A inveja é menosprezada em sua nocividade. Causa mais estragos do que poderíamos supor. Provavelmente ela se esconde, quietinha e camuflada, nos bastidores de todas as grandes desgraças da humanidade.
Exagêro? Não exatamente. Veja só o caso de Caim e Abel... os mais céticos devem reconhecer que não há como negar a antiguidade da inveja, tampouco a sua realidade, mesmo abominando o registro bíblico.
Ela ( a inveja) está onipresente nas grandes guerras, nas revoluções, no sadismo da humanidade. Calígula era extremamente invejoso e isso norteava a sua crueldade. Poder e inveja formam um coquetel desastroso. Hitler era frustrado pela sua falta de talento, tanto que imaginou um mundo onde toda a arte existente estaria sob sua guarda. De preferência acabando com os autores, porque a inveja admira o talento, mas não pode perdoa-lo.

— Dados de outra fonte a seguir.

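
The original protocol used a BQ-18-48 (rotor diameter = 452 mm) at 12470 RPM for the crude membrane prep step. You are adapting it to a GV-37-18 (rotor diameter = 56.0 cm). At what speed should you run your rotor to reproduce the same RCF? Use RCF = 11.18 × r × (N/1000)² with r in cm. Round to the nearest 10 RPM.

11200 RPM

Original rotor: r = 452 mm / 2 = 226 mm = 22.6 cm
RCF_original = 11.18 × 22.6 × (12.47)² = 11.18 × 22.6 × 155.5009 ≈ 39,290.1 × g
Your rotor: r = 56.0 / 2 = 28 cm
39,290.1 = 11.18 × 28 × (N/1000)²
(N/1000)² = 39,290.1 / 313.04 = 125.5114
N = 1000 × √125.5114 ≈ 11,203.2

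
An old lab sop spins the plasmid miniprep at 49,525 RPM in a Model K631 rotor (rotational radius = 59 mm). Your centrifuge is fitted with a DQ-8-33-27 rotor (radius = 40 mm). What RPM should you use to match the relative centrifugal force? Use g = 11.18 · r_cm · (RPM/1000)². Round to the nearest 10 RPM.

60150 RPM

Original rotor: r = 59 mm = 5.9 cm
RCF_original = 11.18 × 5.9 × (49.525)² = 11.18 × 5.9 × 2,452.725625 ≈ 161,786.7 × g
Your rotor: r = 40 mm = 4.0 cm
161,786.7 = 11.18 × 4 × (N/1000)²
(N/1000)² = 161,786.7 / 44.72 = 3617.771
N = 1000 × √3617.771 ≈ 60,147.9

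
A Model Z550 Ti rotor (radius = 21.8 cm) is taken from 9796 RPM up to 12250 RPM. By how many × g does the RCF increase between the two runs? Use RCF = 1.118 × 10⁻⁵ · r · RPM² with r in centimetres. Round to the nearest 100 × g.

13200 × g

RCF₁ = 1.118 × 10⁻⁵ × 21.8 × (9796)² = 1.118 × 10⁻⁵ × 21.8 × 95,961,616 ≈ 23,388.1 × g
RCF₂ = 1.118 × 10⁻⁵ × 21.8 × (12250)² = 1.118 × 10⁻⁵ × 21.8 × 150,062,500 ≈ 36,573.8 × g
Increase = 36,573.8 − 23,388.1 = 13,185.7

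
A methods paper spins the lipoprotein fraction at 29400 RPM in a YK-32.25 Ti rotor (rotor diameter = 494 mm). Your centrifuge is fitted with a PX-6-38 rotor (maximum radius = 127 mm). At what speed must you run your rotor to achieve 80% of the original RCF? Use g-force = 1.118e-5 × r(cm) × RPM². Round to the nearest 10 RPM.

≈ 36670 RPM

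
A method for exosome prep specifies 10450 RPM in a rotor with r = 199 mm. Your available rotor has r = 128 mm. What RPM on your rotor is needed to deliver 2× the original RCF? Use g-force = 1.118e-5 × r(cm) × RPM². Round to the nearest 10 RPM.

≈ 18430 RPM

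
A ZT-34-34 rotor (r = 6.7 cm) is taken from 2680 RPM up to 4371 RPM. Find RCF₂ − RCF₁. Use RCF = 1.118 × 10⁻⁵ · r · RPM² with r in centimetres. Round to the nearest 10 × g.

890 ×g

RCF₁ = 1.118 × 10⁻⁵ × 6.7 × (2680)² = 1.118 × 10⁻⁵ × 6.7 × 7,182,400 ≈ 538 × g
RCF₂ = 1.118 × 10⁻⁵ × 6.7 × (4371)² = 1.118 × 10⁻⁵ × 6.7 × 19,105,641 ≈ 1,431.1 × g
Increase = 1,431.1 − 538 = 893.1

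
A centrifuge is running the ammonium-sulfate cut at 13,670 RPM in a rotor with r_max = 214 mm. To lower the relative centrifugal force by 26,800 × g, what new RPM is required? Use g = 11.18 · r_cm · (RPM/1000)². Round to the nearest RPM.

r = 214 mm = 21.4 cm
Current RCF = 11.18 × 21.4 × (13.67)² = 11.18 × 21.4 × 186.8689 ≈ 44,708.8 × g
Target RCF = 44,708.8 − 26,800 = 17,908.8 × g
(N/1000)² = 17,908.8 / 239.252 = 74.85329
N = 1000 × √74.85329 ≈ 8,651.8

N₂ ≈ 8652 RPM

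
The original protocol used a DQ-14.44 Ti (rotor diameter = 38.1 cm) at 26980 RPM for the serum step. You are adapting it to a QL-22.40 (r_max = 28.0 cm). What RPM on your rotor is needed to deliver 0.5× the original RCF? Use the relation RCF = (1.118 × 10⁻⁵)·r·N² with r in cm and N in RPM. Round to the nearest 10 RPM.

≈ 15740 RPM

Original rotor: r = 38.1 / 2 = 19.05 cm
RCF = 1.118 × 10⁻⁵ × r × N²
RCF_original = 1.118 × 10⁻⁵ × 19.05 × (26980)² = 1.118 × 10⁻⁵ × 19.05 × 727,920,400 ≈ 155,031.8 × g
Target RCF = 0.5 × 155,031.8 ≈ 77,515.9 × g
77,515.9 = 1.118 × 10⁻⁵ × 28 × N²
N² = 77,515.9 / (31.304 × 10⁻⁵) = 247,622,987
N ≈ √247,622,987 ≈ 15,736.0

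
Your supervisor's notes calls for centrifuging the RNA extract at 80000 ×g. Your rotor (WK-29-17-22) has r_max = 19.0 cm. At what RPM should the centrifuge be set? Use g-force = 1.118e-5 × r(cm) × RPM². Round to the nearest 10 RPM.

19410 RPM

RCF = 1.118 × 10⁻⁵ × r × N²
80,000 = 1.118 × 10⁻⁵ × 19 × N²
N² = 80,000 / (21.242 × 10⁻⁵) = 376,612,372
N ≈ √376,612,372 ≈ 19,406.5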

A inveja é amiguinha da mediocridade. Vivem de mãos dadas, suportando-se mutuamente, mas tentando unir-se para destruir o objeto de sua ira. É, porque a inveja se esconde também sob a ira, esse sentimento odiento que faz o sujeito cuspir a maldade. A dramaticidade aqui é importante para definir a balbúrdia criada na humanidade por esse sentimento inerente, que habita a alma humana como um protozoário potencial, ou um defeito natural em hibernação - se não for vigiado acaba ganhando espaço.

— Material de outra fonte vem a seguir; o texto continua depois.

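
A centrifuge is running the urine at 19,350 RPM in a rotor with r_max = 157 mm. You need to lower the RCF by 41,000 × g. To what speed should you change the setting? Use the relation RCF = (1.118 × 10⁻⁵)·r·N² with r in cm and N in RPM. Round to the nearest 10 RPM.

r = 157 mm = 15.7 cm
Current RCF = 1.118 × 10⁻⁵ × 15.7 × (19350)² = 1.118 × 10⁻⁵ × 15.7 × 374,422,500 ≈ 65,720.9 × g
Target RCF = 65,720.9 − 41,000 = 24,720.9 × g
N² = 24,720.9 / (17.5526 × 10⁻⁵) = 140,838,964
N ≈ √140,838,964 ≈ 11,867.6

N₂ ≈ 11870 RPM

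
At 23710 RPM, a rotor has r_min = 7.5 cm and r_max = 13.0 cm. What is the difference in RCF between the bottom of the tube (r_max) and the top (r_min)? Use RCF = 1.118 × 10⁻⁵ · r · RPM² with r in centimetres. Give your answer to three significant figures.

≈ 34600 × g

RCF_max = 1.118 × 10⁻⁵ × 13 × (23710)² = 1.118 × 10⁻⁵ × 13 × 562,164,100 ≈ 81,704.9 × g
RCF_min = 1.118 × 10⁻⁵ × 7.5 × (23710)² = 1.118 × 10⁻⁵ × 7.5 × 562,164,100 ≈ 47,137.5 × g
ΔRCF = 81,704.9 − 47,137.5 = 34,567.4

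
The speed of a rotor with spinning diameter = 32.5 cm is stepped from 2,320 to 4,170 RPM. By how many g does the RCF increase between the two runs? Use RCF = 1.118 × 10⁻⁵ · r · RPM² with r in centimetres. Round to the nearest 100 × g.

≈ 2200 g

r = 32.5 / 2 = 16.25 cm
RCF₁ = 1.118 × 10⁻⁵ × 16.25 × (2320)² = 1.118 × 10⁻⁵ × 16.25 × 5,382,400 ≈ 977.8 × g
RCF₂ = 1.118 × 10⁻⁵ × 16.25 × (4170)² = 1.118 × 10⁻⁵ × 16.25 × 17,388,900 ≈ 3,159.1 × g
Increase = 3,159.1 − 977.8 = 2,181.3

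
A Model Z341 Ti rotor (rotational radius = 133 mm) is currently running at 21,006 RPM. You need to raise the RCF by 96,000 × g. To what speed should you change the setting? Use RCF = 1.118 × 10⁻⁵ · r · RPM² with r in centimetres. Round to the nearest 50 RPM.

r = 133 mm = 13.3 cm
Current RCF = 1.118 × 10⁻⁵ × 13.3 × (21006)² = 1.118 × 10⁻⁵ × 13.3 × 441,252,036 ≈ 65,611.5 × g
Target RCF = 65,611.5 + 96,000 = 161,611.5 × g
N² = 161,611.5 / (14.8694 × 10⁻⁵) = 1,086,873,041
N ≈ √1,086,873,041 ≈ 32,967.8

N₂ ≈ 32950 RPM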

No final das contas a única alternativa para evitar que a inveja faça seus estragos é cultivando o próprio talento. Uma espécie de "vacina" contra esse mal, que permite uma vida menos espremida e perigosa, dolorosamente competitiva e regida pela moral e valores supérfluos que pretendem controlar o mundo da mesma maneira que se controla o gado no pasto.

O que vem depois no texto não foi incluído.